Article issu de kīpuka #8, texte diffusé sous licence CC BY-NC-ND.
De véritables volcans d’or
Si le volcan cracheur d’or tel qu’imaginé par Jules Verne tient évidemment de la science-fiction, l’or fait bien partie des éléments chimiques qui peuvent être émis par le volcanisme. Dans les années 1980, plusieurs études ont mis en évidence la présence d’or – en petites quantités – dans les gaz émis par l’Etna et le Kīlauea. De l’or déposé par condensation des gaz a également été trouvé dans des tunnels de laves et fumerolles du volcan Tolbatchik.
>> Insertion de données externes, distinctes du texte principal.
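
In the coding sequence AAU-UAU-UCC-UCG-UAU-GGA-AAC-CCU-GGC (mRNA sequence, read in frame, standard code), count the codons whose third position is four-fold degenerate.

5

Codon 1 AAU (Asn): third position 2-fold.
Codon 2 UAU (Tyr): third position 2-fold.
Codon 3 UCC (Ser): third position 4-fold.
Codon 4 UCG (Ser): third position 4-fold.
Codon 5 UAU (Tyr): third position 2-fold.
Codon 6 GGA (Gly): third position 4-fold.
Codon 7 AAC (Asn): third position 2-fold.
Codon 8 CCU (Pro): third position 4-fold.
Codon 9 GGC (Gly): third position 4-fold.
Four-fold degenerate third positions: 5.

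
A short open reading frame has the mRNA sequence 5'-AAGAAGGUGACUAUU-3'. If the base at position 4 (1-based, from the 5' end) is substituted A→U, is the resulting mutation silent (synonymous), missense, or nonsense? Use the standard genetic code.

nonsense

Position 4 falls in codon 2: AAG → Lys.
After the substitution the codon is UAG → Stop.
The new codon is a stop codon, so this is a nonsense mutation.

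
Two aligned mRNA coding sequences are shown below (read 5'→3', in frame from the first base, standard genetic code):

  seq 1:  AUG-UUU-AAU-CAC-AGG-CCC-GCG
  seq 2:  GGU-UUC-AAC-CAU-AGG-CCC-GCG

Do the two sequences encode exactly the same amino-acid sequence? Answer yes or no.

Codon 1: AUG Met / GGU Gly — nonsynonymous.
Codon 2: UUU Phe / UUC Phe — synonymous.
Codon 3: AAU Asn / AAC Asn — synonymous.
Codon 4: CAC His / CAU His — synonymous.
Codon 5: AGG Arg / AGG Arg — identical.
Codon 6: CCC Pro / CCC Pro — identical.
Codon 7: GCG Ala / GCG Ala — identical.
Nonsynonymous differences: 1 → different protein.

no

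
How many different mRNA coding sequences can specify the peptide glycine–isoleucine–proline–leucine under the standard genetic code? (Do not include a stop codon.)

Gly: 4 codons.
Ile: 3 codons.
Pro: 4 codons.
Leu: 6 codons.
4 × 3 × 4 × 6 = 288.

288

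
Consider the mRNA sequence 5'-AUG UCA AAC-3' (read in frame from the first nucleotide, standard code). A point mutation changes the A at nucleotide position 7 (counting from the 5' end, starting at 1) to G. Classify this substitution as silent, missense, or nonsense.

Position 7 falls in codon 3: AAC → Asn.
After the substitution the codon is GAC → Asp.
Asn ≠ Asp, so this is a missense mutation.

missense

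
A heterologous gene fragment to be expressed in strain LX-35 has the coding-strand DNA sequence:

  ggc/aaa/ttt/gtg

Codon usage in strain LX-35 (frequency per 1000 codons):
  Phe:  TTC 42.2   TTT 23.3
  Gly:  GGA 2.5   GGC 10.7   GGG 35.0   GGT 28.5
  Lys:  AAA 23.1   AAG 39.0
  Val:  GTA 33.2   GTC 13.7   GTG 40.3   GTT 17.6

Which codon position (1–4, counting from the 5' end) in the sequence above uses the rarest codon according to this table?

1

Codon 1 GGC (Gly): 10.7 per 1000.
Codon 2 AAA (Lys): 23.1 per 1000.
Codon 3 TTT (Phe): 23.3 per 1000.
Codon 4 GTG (Val): 40.3 per 1000.
Lowest frequency is 10.7 at codon 1.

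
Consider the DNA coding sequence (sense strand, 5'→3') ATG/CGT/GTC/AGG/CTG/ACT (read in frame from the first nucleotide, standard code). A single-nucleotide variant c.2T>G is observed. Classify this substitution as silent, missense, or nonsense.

missense

Position 2 falls in codon 1: ATG → Met.
After the substitution the codon is AGG → Arg.
Met ≠ Arg, so this is a missense mutation.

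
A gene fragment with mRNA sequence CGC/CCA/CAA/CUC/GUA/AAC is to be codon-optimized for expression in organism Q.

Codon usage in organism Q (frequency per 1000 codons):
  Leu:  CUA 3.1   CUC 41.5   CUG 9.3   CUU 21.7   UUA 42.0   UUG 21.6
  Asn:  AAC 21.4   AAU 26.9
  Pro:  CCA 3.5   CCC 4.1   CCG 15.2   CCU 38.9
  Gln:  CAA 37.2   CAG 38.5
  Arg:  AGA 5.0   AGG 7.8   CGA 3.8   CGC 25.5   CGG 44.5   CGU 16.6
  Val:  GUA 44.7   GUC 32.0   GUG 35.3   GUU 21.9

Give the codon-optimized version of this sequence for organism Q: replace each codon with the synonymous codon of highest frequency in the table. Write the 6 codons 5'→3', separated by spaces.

Codon 1 (Arg): best is CGG at 44.5.
Codon 2 (Pro): best is CCU at 38.9.
Codon 3 (Gln): best is CAG at 38.5.
Codon 4 (Leu): best is UUA at 42.0.
Codon 5 (Val): best is GUA at 44.7.
Codon 6 (Asn): best is AAU at 26.9.

CGG CCU CAG UUA GUA AAU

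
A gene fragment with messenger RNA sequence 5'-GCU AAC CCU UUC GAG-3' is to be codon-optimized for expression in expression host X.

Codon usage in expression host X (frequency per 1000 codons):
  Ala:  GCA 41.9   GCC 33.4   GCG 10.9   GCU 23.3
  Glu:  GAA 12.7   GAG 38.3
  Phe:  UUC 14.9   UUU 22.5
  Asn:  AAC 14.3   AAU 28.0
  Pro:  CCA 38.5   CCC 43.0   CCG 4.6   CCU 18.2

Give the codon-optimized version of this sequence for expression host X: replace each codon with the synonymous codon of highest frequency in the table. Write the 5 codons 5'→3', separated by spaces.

GCA AAU CCC UUU GAG

Codon 1 (Ala): best is GCA at 41.9.
Codon 2 (Asn): best is AAU at 28.0.
Codon 3 (Pro): best is CCC at 43.0.
Codon 4 (Phe): best is UUU at 22.5.
Codon 5 (Glu): best is GAG at 38.3.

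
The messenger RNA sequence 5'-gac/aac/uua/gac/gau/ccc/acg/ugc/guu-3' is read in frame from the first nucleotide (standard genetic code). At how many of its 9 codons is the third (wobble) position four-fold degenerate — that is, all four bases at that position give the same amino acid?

Codon 1 GAC (Asp): third position 2-fold.
Codon 2 AAC (Asn): third position 2-fold.
Codon 3 UUA (Leu): third position 2-fold.
Codon 4 GAC (Asp): third position 2-fold.
Codon 5 GAU (Asp): third position 2-fold.
Codon 6 CCC (Pro): third position 4-fold.
Codon 7 ACG (Thr): third position 4-fold.
Codon 8 UGC (Cys): third position 2-fold.
Codon 9 GUU (Val): third position 4-fold.
Four-fold degenerate third positions: 3.

3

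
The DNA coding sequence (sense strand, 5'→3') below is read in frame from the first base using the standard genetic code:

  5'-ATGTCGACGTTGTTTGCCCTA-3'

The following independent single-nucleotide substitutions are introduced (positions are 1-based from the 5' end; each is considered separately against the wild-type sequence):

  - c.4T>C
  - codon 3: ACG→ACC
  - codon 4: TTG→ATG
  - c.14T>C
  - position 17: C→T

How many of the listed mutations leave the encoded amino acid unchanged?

1

Codon 2: TCG (Ser) → CCG (Pro) — missense.
Codon 3: ACG (Thr) → ACC (Thr) — synonymous.
Codon 4: TTG (Leu) → ATG (Met) — missense.
Codon 5: TTT (Phe) → TCT (Ser) — missense.
Codon 6: GCC (Ala) → GTC (Val) — missense.
Synonymous: 1 of 5.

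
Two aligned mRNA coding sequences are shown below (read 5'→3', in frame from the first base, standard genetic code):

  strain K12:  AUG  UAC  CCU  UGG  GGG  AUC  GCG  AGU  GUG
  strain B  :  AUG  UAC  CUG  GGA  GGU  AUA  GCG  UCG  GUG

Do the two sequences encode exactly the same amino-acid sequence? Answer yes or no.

Codon 1: AUG Met / AUG Met — identical.
Codon 2: UAC Tyr / UAC Tyr — identical.
Codon 3: CCU Pro / CUG Leu — nonsynonymous.
Codon 4: UGG Trp / GGA Gly — nonsynonymous.
Codon 5: GGG Gly / GGU Gly — synonymous.
Codon 6: AUC Ile / AUA Ile — synonymous.
Codon 7: GCG Ala / GCG Ala — identical.
Codon 8: AGU Ser / UCG Ser — synonymous.
Codon 9: GUG Val / GUG Val — identical.
Nonsynonymous differences: 2 → different protein.

no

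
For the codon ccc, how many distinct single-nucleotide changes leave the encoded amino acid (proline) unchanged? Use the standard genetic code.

Position 1: none → 0 synonymous.
Position 2: none → 0 synonymous.
Position 3: CCT, CCA, CCG → 3 synonymous.
Total: 0 + 0 + 3 = 3.

3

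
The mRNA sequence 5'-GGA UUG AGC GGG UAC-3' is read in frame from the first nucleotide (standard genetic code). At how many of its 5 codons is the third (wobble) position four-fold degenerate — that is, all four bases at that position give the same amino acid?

2

Codon 1 GGA (Gly): third position 4-fold.
Codon 2 UUG (Leu): third position 2-fold.
Codon 3 AGC (Ser): third position 2-fold.
Codon 4 GGG (Gly): third position 4-fold.
Codon 5 UAC (Tyr): third position 2-fold.
Four-fold degenerate third positions: 2.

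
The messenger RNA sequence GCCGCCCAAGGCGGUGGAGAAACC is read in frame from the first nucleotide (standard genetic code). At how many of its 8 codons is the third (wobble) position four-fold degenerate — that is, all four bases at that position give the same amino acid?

6

Codon 1 GCC (Ala): third position 4-fold.
Codon 2 GCC (Ala): third position 4-fold.
Codon 3 CAA (Gln): third position 2-fold.
Codon 4 GGC (Gly): third position 4-fold.
Codon 5 GGU (Gly): third position 4-fold.
Codon 6 GGA (Gly): third position 4-fold.
Codon 7 GAA (Glu): third position 2-fold.
Codon 8 ACC (Thr): third position 4-fold.
Four-fold degenerate third positions: 6.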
Et en 1991, une équipe rapportait la découverte de petits cristaux (jusqu’à 60 microns) d’or natif dans des échantillons de neige et de glace collectés à quelques kilomètres du mont Erebus, célèbre volcan actif d’Antarctique. D’après les calculs de cette étude, le volcan émettrait 80 grammes d’or par jour, soit 6 400 € au cours actuel – la majeure partie sous forme de vapeur et non de particules. Pour une raison qui nous échappe, un journal a ressorti les résultats de cette étude au printemps 2024, ce qui a provoqué une ruée vers l’or… médiatique, l’ensemble de la presse reprenant l’histoire de la « découverte » du volcan d’or antarctique, pourtant vieille de plus de trente ans.